Traveling to Africa or Southeast Asia? Malaria and dengue fever are the big worries. In the Caribbean and South America, it’s infections from worms and other parasites. In south-central Asia, respiratory illness.

Visitors to exotic locales have long been warned not to drink the water. But tourists also face plenty of other health dangers – including food, mosquitoes and bugs on the ground. Now, the records of ill travelers treated at a network of 30 travel-medicine clinics on six continents, called GeoSentinel, have yielded the most comprehensive picture yet of the illnesses most likely to strike visitors to particular regions of the Third World.

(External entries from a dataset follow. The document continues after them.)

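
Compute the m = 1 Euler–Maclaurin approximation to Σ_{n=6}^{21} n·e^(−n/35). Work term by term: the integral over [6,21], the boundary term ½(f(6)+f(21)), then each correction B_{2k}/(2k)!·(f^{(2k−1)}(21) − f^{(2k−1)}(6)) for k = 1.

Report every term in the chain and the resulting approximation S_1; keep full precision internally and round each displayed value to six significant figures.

S_1 ≈ 141.510

Integral: ∫_6^21 x·e^(−x/35) dx = 133.260.
½[f(6) + f(21)] = ½[5.05476 + 11.5250] = 8.28990.
So far: 141.550.
Order-1 term: 1/12 · (0.219525 − 0.698039) = -0.0398762.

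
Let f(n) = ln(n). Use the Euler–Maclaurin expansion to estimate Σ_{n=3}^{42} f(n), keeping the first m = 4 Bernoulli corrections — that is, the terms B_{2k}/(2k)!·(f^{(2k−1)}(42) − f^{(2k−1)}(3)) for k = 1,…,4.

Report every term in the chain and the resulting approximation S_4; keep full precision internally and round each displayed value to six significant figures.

The integral term ∫_3^42 ln(x) dx = 114.686.
½[f(3) + f(42)] = ½[1.09861 + 3.73767] = 2.41814.
So far: 117.104.
Order-1 term: 1/12 · (0.0238095 − 0.333333) = -0.0257937.
Partial sum through k=1: 117.079.
Order-2 term: −1/720 · (2.69949e-05 − 0.0740741) = 0.000102843.
Partial sum through k=2: 117.079.
Order-3 term: 1/30240 · (1.83639e-07 − 0.0987654) = -3.26605e-06.
Partial sum through k=3: 117.079.
Order-4 term: −1/1209600 · (3.12311e-09 − 0.329218) = 2.72171e-07.

S_4 ≈ 117.079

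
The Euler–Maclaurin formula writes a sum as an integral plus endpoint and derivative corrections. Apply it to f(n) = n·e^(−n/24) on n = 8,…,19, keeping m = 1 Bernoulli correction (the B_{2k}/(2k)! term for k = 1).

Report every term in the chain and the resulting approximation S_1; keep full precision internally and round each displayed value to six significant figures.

The integral term ∫_8^19 x·e^(−x/24) dx = 82.7082.
Endpoint term: (f(8) + f(19))/2 = (5.73225 + 8.60869)/2 = 7.17047.
So far: 89.8787.
Correction k=1: B_{2}/2! · (f^{(1)}(19) − f^{(1)}(8)) = 1/12 · (0.0943935 − 0.477688) = -0.0319412.

S_1 ≈ 89.8467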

“This is a real blueprint” for doctors, said Dr. David Freedman, lead researcher of a study reported in today’s New England Journal of Medicine. “Where the traveler has returned from really determines … what diagnoses you should worry about and what you should test for.”

Each year, about 8 percent of the more than 50 million travelers to developing countries become sick enough to seek care during their trip or when they return home. Depending on the destination, up to two-thirds become sick, most with short-lived diarrhea, skin problems and respiratory infections.

GeoSentinel collected records on 17,353 ill tourists treated from 1996 through 2004, after their return home from 230 developing nations. The records showed many had lingering diarrhea from infections by parasites, now more common than bacterial diarrhea; dengue fever has become more prevalent than malaria in most regions; and infections from tick bites are now a big problem in sub-Saharan Africa.

GeoSentinel shares its findings with health agencies; information for specific locations may be found at www.cdc.gov/travel.

Dr. Bradley Connor, president of the International Society of Travel Medicine, said data from the study can help remind travelers to take precautions before departure.

“People spend a lot of time researching hotels and airfares, and they don’t give much thought to the health issues that could potentially ruin the trip,” he said.